Yesterday my Aunty June sent me a graduation card - congratulating me on my graduation - but she also sent a card to John - which I felt was so so thoughtful of her. It thanked him for helping me through my degree and that his help and support had not gone unnoticed - she said in her card that he was the 'wind beneath my wings'. He was and he is.  I was so touched that my Aunty had recognised John's part in my degree.

I think by now you will all have got my message in today's entry.  I hope so, especially those who need a little help at the moment.

Love Laine xxxxx

P.S. Thank you Brainwhispers for my lovely flower - I was touched! Laine x

Saturday, 7 July 2007

Saturday

Sometimes I dont feel like making an entry into my journal - I feel its pointless - sometimes I just cant be bothered. Sometimes I could write reams and reams.

Today I dont know why Im writing.

I feel sad today - sad for two very special people I have met here on J-land - Im not going to mention their names - but they are very special to me. 

I want to help them come out of the dark place they are in but feel so helpless because I cant possibly!

This is what is so frustrating about J-land - you meet some great fantastic people but if they are ill or need help - what the hells does an email or a j-land comment do! It dont flippin solve the issue - it dont give them a hug and reassurance.

Some people might not think that the caring is real and I can admit that some journals I read that I dont think about again until next time I visit - but there are some special people who I really really do care about and when there not well it hurts.

Laine xx

Thursday, 5 July 2007

Thank you

Thank you so so much all of you for such lovely comments yesterday!! I had 18!!! Never had that many before!!! Thank you so so much!

It is starting to hit me now and I'm beginning to realise what I have achieved. I know that sounds silly but its taking a while to sink in!

Im looking forward to the graduation ceremony and I will post pictures!!

I want chocolate - hmmm IM in a chocolate mood.

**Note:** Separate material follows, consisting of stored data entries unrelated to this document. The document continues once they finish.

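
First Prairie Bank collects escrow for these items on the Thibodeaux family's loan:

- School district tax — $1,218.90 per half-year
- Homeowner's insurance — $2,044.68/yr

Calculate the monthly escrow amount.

School district tax = $1,218.90 × 2 = $2,437.80
Homeowner's insurance = $2,044.68
Annual escrow total = $4,482.48
Monthly = $4,482.48 / 12 = $373.54

$373.54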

Hey I didnt tell ya all - I lost 7 pounds in weight recently!! YAY!!!

Laine xx

Wednesday, 4 July 2007

BA Hon Degree in Fine Art

I have got my results!!!

I now have a BA Hons Degree in Fine Art - I got a 2:2!

I got graded two B's and two C's.  So I didnt do really rubbish but I didnt get a first class but Im just estatic that I got a degree at all!!!

Will wear that gown with pride on the 24th July - I did it!!!